Friedrich Hayek (1899-1992)
In “The Intellectuals and Socialism” (1949) Hayek argued that having a utopian vision of a future socialist society was a powerful weapon in winning over intellectuals.
There had been CL utopian visions in the past:
- Cyrano de Bergerac, States and Empires of the Moon
(and the Sun) (1657)
- Voltaire, Candide (1759)
- Condorcet's "10th Epoch" (1794-5)
- Bastiat, "The Utopian" (1847); “Barataria”
- Herbert Spencer, “Political Prospects” (1876)
- Molinari, The Society of Tomorrow (1899)
- Henry Hazlitt, Time will run Back (1951)
- Ayn Rand, "Galt's Gulch" in Atlas Shrugged (1957)
And more recently:
- Robert Nozick's "A Framework for Utopia” (1974)
- Chandran Kukathas, “Liberal Archipelago” (2003)
“What we lack is a Liberal Utopia” - to win back the Zombies
“(S)o long as the people who over longer periods determine public opinion continue to be attracted by the ideals of socialism, the trend will continue. If we are to avoid such a development, we must be able to offer a new liberal program which appeals to the imagination. We must make the building of a free society once more an intellectual adventure, a deed of courage. What we lack is a liberal Utopia, a program which seems neither a mere defense of things as they are nor a diluted kind of socialism, but a truly liberal radicalism which does not spare the susceptibilities of the mighty (including the trade unions), which is not too severely practical, and which does not conﬁne itself to what appears today as politically possible.
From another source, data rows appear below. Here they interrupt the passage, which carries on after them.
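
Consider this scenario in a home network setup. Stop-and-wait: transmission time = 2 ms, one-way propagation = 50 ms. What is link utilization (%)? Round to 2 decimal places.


Given: Ttrans = 2 ms, Tprop = 50 ms
RTT = 2 * Tprop = 2 * 50 = 100 ms
U = Ttrans / (Ttrans + RTT)
U = 2 / (2 + 100)
U = 2 / 102 = 0.019608
U% = 1.96%

1.96


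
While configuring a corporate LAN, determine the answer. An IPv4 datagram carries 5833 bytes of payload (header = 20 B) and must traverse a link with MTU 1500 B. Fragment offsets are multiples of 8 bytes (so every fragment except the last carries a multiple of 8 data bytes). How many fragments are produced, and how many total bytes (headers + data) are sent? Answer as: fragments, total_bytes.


Max data per non-final fragment = floor((MTU - header)/8)*8 = floor((1500 - 20)/8)*8 = floor(1480/8)*8 = 1480 B
Final fragment needs no 8-byte alignment: it can carry up to MTU - header = 1480 B
Non-final fragments needed = ceil((payload - 1480) / 1480) = ceil(4353/1480) = ceil(2.9412) = 3
Number of fragments = 3 + 1 = 4
Fragment sizes (data): 3 * 1480 B + 1393 B (last, 1393 <= 1480 OK)
Total bytes sent = payload + n_frags * header = 5833 + 4*20 = 5833 + 80 = 5913 B

4, 5913


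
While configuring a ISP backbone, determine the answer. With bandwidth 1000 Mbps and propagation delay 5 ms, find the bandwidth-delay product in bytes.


Given: bandwidth = 1000 Mbps, delay = 5 ms
BDP in bits = 1000 * 10^6 * 5 / 1000
BDP in bits = 5000000
BDP in bytes = 5000000 / 8 = 625000

625000


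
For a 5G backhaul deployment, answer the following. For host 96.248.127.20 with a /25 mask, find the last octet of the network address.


Given: IP = 96.248.127.20, prefix = /25
Subnet mask = 255.255.255.128
Last octet of IP: 20
Last octet of mask: 128
Network last octet = 20 AND 128 = 0

0


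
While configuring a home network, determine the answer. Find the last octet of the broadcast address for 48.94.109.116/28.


Given: IP = 48.94.109.116, prefix = /28
Host bits = 32 - 28 = 4
Network last octet = 116 AND mask = 112
Host part size = 2^4 - 1 = 15
Broadcast last octet = 112 OR 15 = 127

127


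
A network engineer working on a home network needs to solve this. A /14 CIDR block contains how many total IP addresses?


Given: CIDR prefix /14
Host bits = 32 - 14 = 18
Total addresses = 2^18 = 262144

262144


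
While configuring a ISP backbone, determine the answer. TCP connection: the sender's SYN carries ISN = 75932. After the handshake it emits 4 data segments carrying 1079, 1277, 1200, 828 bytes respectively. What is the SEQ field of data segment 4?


The SYN occupies sequence number ISN = 75932, so the first data byte is ISN + 1 = 75933.
SEQ of data segment i = (ISN + 1) + sum of payload sizes of segments 1..i-1.
Segment 1: SEQ = 75933, payload = 1079 bytes
Segment 2: SEQ = 77012, payload = 1277 bytes
Segment 3: SEQ = 78289, payload = 1200 bytes
Segment 4: SEQ = 79489, payload = 828 bytes
SEQ of segment 4 = 75933 + 1079 + 1277 + 1200 = 79489

79489


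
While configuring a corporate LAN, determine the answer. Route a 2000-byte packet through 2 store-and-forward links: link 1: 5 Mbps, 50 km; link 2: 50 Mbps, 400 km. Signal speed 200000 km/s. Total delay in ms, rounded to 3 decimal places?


Packet = 2000 bytes = 16000 bits. Store-and-forward: sum (t_trans + t_prop) per link.
Link 1: t_trans = 16000/(5*10^6) s = 3.2000 ms; t_prop = 50/200000 s = 0.2500 ms; subtotal = 3.4500 ms
Link 2: t_trans = 16000/(50*10^6) s = 0.3200 ms; t_prop = 400/200000 s = 2.0000 ms; subtotal = 2.3200 ms
End-to-end = 3.4500 + 2.3200 = 5.7700 ms -> 5.770 ms (3 dp)

5.770


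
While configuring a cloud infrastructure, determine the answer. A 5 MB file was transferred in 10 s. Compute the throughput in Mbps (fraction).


Given: file = 5 MB, time = 10 s
File in Mb = 5 * 8 = 40 Mb
Throughput = 40 / 10 Mbps
Throughput = 4 Mbps

4


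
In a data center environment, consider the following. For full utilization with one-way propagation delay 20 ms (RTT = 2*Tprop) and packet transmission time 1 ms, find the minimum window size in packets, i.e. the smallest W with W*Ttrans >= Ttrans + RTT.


Given: Ttrans = 1 ms, RTT = 40 ms (= 2 * Tprop, Tprop = 20 ms)
Time until first ACK returns = Ttrans + RTT = 1 + 40 = 41 ms
Need W * Ttrans >= Ttrans + RTT  ->  W >= (Ttrans + RTT) / Ttrans
(Ttrans + RTT) / Ttrans = 41 / 1 = 41
W_min = ceil(41) = 41

41


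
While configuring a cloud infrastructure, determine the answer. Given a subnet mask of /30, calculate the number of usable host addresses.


Given: subnet mask /30
Host bits = 32 - 30 = 2
Total addresses = 2^2 = 4
Usable hosts = 4 - 2 (network + broadcast) = 2

2


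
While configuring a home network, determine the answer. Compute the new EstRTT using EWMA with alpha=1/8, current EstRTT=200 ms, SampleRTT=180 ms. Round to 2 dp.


Given: EstRTT = 200 ms, SampleRTT = 180 ms, alpha = 1/8
New EstRTT = (1 - alpha) * EstRTT + alpha * SampleRTT
(7/8) * 200 = 175
(1/8) * 180 = 22.5
New EstRTT = 175 + 22.5 = 197.5 ms -> 197.50 ms (2 dp)

197.50


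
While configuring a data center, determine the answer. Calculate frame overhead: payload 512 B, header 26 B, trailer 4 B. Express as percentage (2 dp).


Given: payload = 512 B, header = 26 B, trailer = 4 B
Overhead bytes = header + trailer = 26 + 4 = 30
Total frame = payload + overhead = 512 + 30 = 542
Overhead % = 30 / 542 * 100 = 5.5351% -> 5.54% (2 dp)

5.54


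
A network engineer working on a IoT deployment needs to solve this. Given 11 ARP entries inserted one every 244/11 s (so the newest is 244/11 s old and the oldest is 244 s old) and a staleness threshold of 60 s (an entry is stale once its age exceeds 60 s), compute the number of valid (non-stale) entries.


Ages are k * 244/11 s for k = 1..11 (spacing = 22.1818 s).
Entry k is valid iff k * 244/11 <= 60 iff k <= 11 * 60 / 244 = 2.7049
n_valid = floor(2.7049) = 2
(n_stale = 11 - 2 = 9)

2


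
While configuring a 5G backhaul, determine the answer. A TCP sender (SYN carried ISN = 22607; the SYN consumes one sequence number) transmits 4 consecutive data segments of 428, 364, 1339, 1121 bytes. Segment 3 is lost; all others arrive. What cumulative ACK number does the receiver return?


SYN uses sequence number 22607; first data byte = ISN + 1 = 22608.
Segment 1: SEQ = 22608, len = 428 B, covers [22608, 23035]
Segment 2: SEQ = 23036, len = 364 B, covers [23036, 23399]
Segment 3: SEQ = 23400, len = 1339 B, covers [23400, 24738] [LOST]
Segment 4: SEQ = 24739, len = 1121 B, covers [24739, 25859]
In-order data received: bytes [22608, 23399] (segments 1..2).
Segment 3 missing -> gap begins at byte 23400; later segments buffered out of order.
Cumulative ACK = next expected in-order byte = 22608 + 428 + 364 = 23400

23400


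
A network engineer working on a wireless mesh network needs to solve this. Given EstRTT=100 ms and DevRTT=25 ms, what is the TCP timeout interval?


Given: EstRTT = 100 ms, DevRTT = 25 ms
Timeout = EstRTT + 4 * DevRTT
4 * DevRTT = 4 * 25 = 100
Timeout = 100 + 100 = 200 ms

200


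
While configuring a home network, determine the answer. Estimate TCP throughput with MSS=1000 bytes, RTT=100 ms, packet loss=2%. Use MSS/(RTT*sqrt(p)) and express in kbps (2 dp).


Given: MSS = 1000 bytes, RTT = 100 ms, loss = 2%
RTT in seconds = 100 / 1000 = 0.1
Loss rate = 2% = 0.02
sqrt(loss) = sqrt(0.02) = 0.141421356237
Throughput (bytes/s) = 1000 / (0.1 * 0.141421356237) = 70710.6781
Throughput (kbps) = 70710.6781 * 8 / 1000 = 565.685425 -> 565.69 kbps (2 dp)

565.69


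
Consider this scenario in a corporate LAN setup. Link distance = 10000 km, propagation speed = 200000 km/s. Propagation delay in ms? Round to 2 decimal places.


Given: distance = 10000 km, speed = 200000 km/s
Delay = distance / speed = 10000 / 200000 seconds
Delay in ms = 10000 * 1000 / 200000
Delay = 50.0000 ms
Rounded to 2 dp = 50.00 ms

50.00


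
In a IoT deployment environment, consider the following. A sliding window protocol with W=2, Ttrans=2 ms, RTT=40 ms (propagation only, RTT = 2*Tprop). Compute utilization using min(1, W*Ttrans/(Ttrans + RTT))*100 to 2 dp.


Given: W = 2, Ttrans = 2 ms, RTT = 40 ms (= 2 * Tprop, Tprop = 20 ms)
Cycle time = Ttrans + RTT = 2 + 40 = 42 ms (first packet sent until its ACK returns)
W * Ttrans = 2 * 2 = 4 ms of sending per cycle
W * Ttrans / (Ttrans + RTT) = 4 / 42 = 0.095238
U = min(1, 0.095238) = 0.095238
U% = 9.52%

9.52


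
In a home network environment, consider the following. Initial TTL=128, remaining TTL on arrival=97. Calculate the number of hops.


Given: initial TTL = 128, received TTL = 97
Hops = initial TTL - received TTL
Hops = 128 - 97 = 31

31


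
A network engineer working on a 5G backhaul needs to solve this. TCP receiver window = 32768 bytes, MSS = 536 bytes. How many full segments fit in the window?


Given: RWND = 32768 bytes, MSS = 536 bytes
Full segments = floor(RWND / MSS)
Full segments = floor(32768 / 536)
Full segments = floor(61.1343) = 61

61


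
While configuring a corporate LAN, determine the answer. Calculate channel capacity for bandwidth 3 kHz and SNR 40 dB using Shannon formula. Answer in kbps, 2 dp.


Given: B = 3 kHz, SNR = 40 dB
SNR linear = 10^(40/10) = 10000
1 + SNR = 10001
log2(10001) = 13.2878566418
C = 3 * 1000 * 13.2878566418 = 39863.5699 bps
C = 39.863570 kbps -> 39.86 kbps (2 dp)

39.86


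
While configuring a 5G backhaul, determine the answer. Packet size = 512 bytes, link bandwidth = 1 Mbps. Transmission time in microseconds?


Given: packet = 512 bytes, bandwidth = 1 Mbps
Packet in bits = 512 * 8 = 4096 bits
Bandwidth = 1 * 10^6 = 1000000 bps
Time = 4096 / 1000000 seconds
Time in us = 4096 * 10^6 / 1000000 = 4096

4096


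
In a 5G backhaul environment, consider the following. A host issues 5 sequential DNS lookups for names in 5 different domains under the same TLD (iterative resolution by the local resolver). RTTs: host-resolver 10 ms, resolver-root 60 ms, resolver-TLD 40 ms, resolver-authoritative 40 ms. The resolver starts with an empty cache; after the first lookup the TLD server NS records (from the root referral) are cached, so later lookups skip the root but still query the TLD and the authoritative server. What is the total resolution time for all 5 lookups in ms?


Lookup 1 (cold cache): local + root + TLD + auth = 10 + 60 + 40 + 40 = 150 ms
Lookups 2..5 (TLD NS cached -> skip root; new domain -> still ask TLD and auth): local + TLD + auth = 10 + 40 + 40 = 90 ms each
Remaining 4 lookups: 4 * 90 = 360 ms
Total = 150 + 360 = 510 ms

510


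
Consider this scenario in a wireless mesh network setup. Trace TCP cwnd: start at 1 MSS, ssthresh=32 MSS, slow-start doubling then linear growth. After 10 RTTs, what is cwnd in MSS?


RTT 0: cwnd = 1 MSS (initial)
RTT 1: cwnd = 2 MSS (slow start, doubled)
RTT 2: cwnd = 4 MSS (slow start, doubled)
RTT 3: cwnd = 8 MSS (slow start, doubled)
RTT 4: cwnd = 16 MSS (slow start, doubled)
RTT 5: cwnd = 32 MSS (slow start, doubled)
RTT 6: cwnd = 33 MSS (congestion avoidance, +1)
RTT 7: cwnd = 34 MSS (congestion avoidance, +1)
RTT 8: cwnd = 35 MSS (congestion avoidance, +1)
RTT 9: cwnd = 36 MSS (congestion avoidance, +1)
RTT 10: cwnd = 37 MSS (congestion avoidance, +1)

37


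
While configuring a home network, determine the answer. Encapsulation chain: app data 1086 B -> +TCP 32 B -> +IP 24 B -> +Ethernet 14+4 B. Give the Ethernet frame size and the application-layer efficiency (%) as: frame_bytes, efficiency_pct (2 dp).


TCP segment = 1086 + 32 = 1118 B
IP packet = 1118 + 24 = 1142 B
Ethernet frame = 1142 + 14 + 4 = 1160 B
Efficiency = app / frame = 1086 / 1160 = 0.936207 = 93.6207% -> 93.62% (2 dp)

1160, 93.62


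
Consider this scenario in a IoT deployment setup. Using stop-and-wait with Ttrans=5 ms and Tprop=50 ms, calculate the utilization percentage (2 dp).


Given: Ttrans = 5 ms, Tprop = 50 ms
RTT = 2 * Tprop = 2 * 50 = 100 ms
U = Ttrans / (Ttrans + RTT)
U = 5 / (5 + 100)
U = 5 / 105 = 0.047619
U% = 4.76%

4.76


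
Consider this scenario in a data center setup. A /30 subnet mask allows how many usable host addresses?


Given: subnet mask /30
Host bits = 32 - 30 = 2
Total addresses = 2^2 = 4
Usable hosts = 4 - 2 (network + broadcast) = 2

2


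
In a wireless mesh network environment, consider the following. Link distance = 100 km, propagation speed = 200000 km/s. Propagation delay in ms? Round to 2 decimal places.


Given: distance = 100 km, speed = 200000 km/s
Delay = distance / speed = 100 / 200000 seconds
Delay in ms = 100 * 1000 / 200000
Delay = 0.5000 ms
Rounded to 2 dp = 0.50 ms

0.50


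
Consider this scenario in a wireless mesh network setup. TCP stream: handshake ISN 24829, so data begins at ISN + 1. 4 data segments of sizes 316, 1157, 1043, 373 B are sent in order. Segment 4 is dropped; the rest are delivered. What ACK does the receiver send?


SYN uses sequence number 24829; first data byte = ISN + 1 = 24830.
Segment 1: SEQ = 24830, len = 316 B, covers [24830, 25145]
Segment 2: SEQ = 25146, len = 1157 B, covers [25146, 26302]
Segment 3: SEQ = 26303, len = 1043 B, covers [26303, 27345]
Segment 4: SEQ = 27346, len = 373 B, covers [27346, 27718] [LOST]
In-order data received: bytes [24830, 27345] (segments 1..3).
Segment 4 missing -> gap begins at byte 27346.
Cumulative ACK = next expected in-order byte = 24830 + 316 + 1157 + 1043 = 27346

27346


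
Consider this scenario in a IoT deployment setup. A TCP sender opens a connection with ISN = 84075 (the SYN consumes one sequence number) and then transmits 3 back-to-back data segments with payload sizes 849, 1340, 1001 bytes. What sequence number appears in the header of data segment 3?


The SYN occupies sequence number ISN = 84075, so the first data byte is ISN + 1 = 84076.
SEQ of data segment i = (ISN + 1) + sum of payload sizes of segments 1..i-1.
Segment 1: SEQ = 84076, payload = 849 bytes
Segment 2: SEQ = 84925, payload = 1340 bytes
Segment 3: SEQ = 86265, payload = 1001 bytes
SEQ of segment 3 = 84076 + 849 + 1340 = 86265

86265


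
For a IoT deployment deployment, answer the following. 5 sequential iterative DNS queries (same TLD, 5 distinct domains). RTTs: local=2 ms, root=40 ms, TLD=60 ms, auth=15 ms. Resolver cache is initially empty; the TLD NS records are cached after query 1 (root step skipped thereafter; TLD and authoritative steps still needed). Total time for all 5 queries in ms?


Lookup 1 (cold cache): local + root + TLD + auth = 2 + 40 + 60 + 15 = 117 ms
Lookups 2..5 (TLD NS cached -> skip root; new domain -> still ask TLD and auth): local + TLD + auth = 2 + 60 + 15 = 77 ms each
Remaining 4 lookups: 4 * 77 = 308 ms
Total = 117 + 308 = 425 ms

425


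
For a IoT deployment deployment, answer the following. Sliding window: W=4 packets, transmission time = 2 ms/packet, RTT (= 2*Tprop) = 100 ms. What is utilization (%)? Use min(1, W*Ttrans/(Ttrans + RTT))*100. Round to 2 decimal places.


Given: W = 4, Ttrans = 2 ms, RTT = 100 ms (= 2 * Tprop, Tprop = 50 ms)
Cycle time = Ttrans + RTT = 2 + 100 = 102 ms (first packet sent until its ACK returns)
W * Ttrans = 4 * 2 = 8 ms of sending per cycle
W * Ttrans / (Ttrans + RTT) = 8 / 102 = 0.078431
U = min(1, 0.078431) = 0.078431
U% = 7.84%

7.84


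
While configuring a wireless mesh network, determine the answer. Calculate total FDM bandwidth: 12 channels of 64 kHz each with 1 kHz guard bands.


Given: 12 channels, 64 kHz each, guard = 1 kHz
Channel bandwidth = 12 * 64 = 768 kHz
Guard bands = 11 gaps * 1 kHz = 11 kHz
Total = 768 + 11 = 779 kHz

779


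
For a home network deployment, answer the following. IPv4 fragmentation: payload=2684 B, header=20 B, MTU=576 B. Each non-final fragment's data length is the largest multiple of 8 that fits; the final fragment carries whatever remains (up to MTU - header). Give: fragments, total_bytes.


Max data per non-final fragment = floor((MTU - header)/8)*8 = floor((576 - 20)/8)*8 = floor(556/8)*8 = 552 B
Final fragment needs no 8-byte alignment: it can carry up to MTU - header = 556 B
Non-final fragments needed = ceil((payload - 556) / 552) = ceil(2128/552) = ceil(3.8551) = 4
Number of fragments = 4 + 1 = 5
Fragment sizes (data): 4 * 552 B + 476 B (last, 476 <= 556 OK)
Total bytes sent = payload + n_frags * header = 2684 + 5*20 = 2684 + 100 = 2784 B

5, 2784


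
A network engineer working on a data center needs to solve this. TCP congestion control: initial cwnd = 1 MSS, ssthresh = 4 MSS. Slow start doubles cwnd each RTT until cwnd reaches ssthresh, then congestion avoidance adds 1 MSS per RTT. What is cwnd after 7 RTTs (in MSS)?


RTT 0: cwnd = 1 MSS (initial)
RTT 1: cwnd = 2 MSS (slow start, doubled)
RTT 2: cwnd = 4 MSS (slow start, doubled)
RTT 3: cwnd = 5 MSS (congestion avoidance, +1)
RTT 4: cwnd = 6 MSS (congestion avoidance, +1)
RTT 5: cwnd = 7 MSS (congestion avoidance, +1)
RTT 6: cwnd = 8 MSS (congestion avoidance, +1)
RTT 7: cwnd = 9 MSS (congestion avoidance, +1)

9


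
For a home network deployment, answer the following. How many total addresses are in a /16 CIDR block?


Given: CIDR prefix /16
Host bits = 32 - 16 = 16
Total addresses = 2^16 = 65536

65536


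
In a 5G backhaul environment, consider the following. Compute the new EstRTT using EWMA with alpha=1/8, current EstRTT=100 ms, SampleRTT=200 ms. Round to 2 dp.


Given: EstRTT = 100 ms, SampleRTT = 200 ms, alpha = 1/8
New EstRTT = (1 - alpha) * EstRTT + alpha * SampleRTT
(7/8) * 100 = 87.5
(1/8) * 200 = 25
New EstRTT = 87.5 + 25 = 112.5 ms -> 112.50 ms (2 dp)

112.50


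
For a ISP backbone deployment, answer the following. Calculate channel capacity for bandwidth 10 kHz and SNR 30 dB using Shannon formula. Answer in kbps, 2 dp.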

We need intellectual leaders who are willing to work for an ideal, however small may be the prospects of its early realization. They must be men who are willing to stick to principles and to ﬁght for their full realization, however remote. The practical compromises they must leave to the politicians. Free trade and freedom of opportunity are ideals which still may arouse the imaginations of large numbers, but a mere "reasonable freedom of trade" or a mere "relaxation of controls" is neither intellectually respectable nor likely to inspire any enthusiasm.”
“We need the Courage to be Utopian”
“The main lesson which the true liberal must learn from the success of the socialists is that it was their courage to be Utopian which gained them the support of the intellectuals and therefore an inﬂuence on public opinion which is daily making possible what only recently seemed utterly remote. Those who have concerned themselves exclusively with what seemed practicable in the existing state of opinion have constantly found that even this had rapidly become politically impossible as the result of changes in a public opinion which they have done nothing to guide. Unless we can make the philosophic foundations of a free society once more a living intellectual issue, and its implementation a task which challenges the ingenuity and imagination of our liveliest minds, the prospects of freedom are indeed dark.
But if we can regain that belief in the power of ideas which was the mark of liberalism at its best, the battle is not lost. The intellectual revival of liberalism is already underway in many parts of the world. Will it be in time?”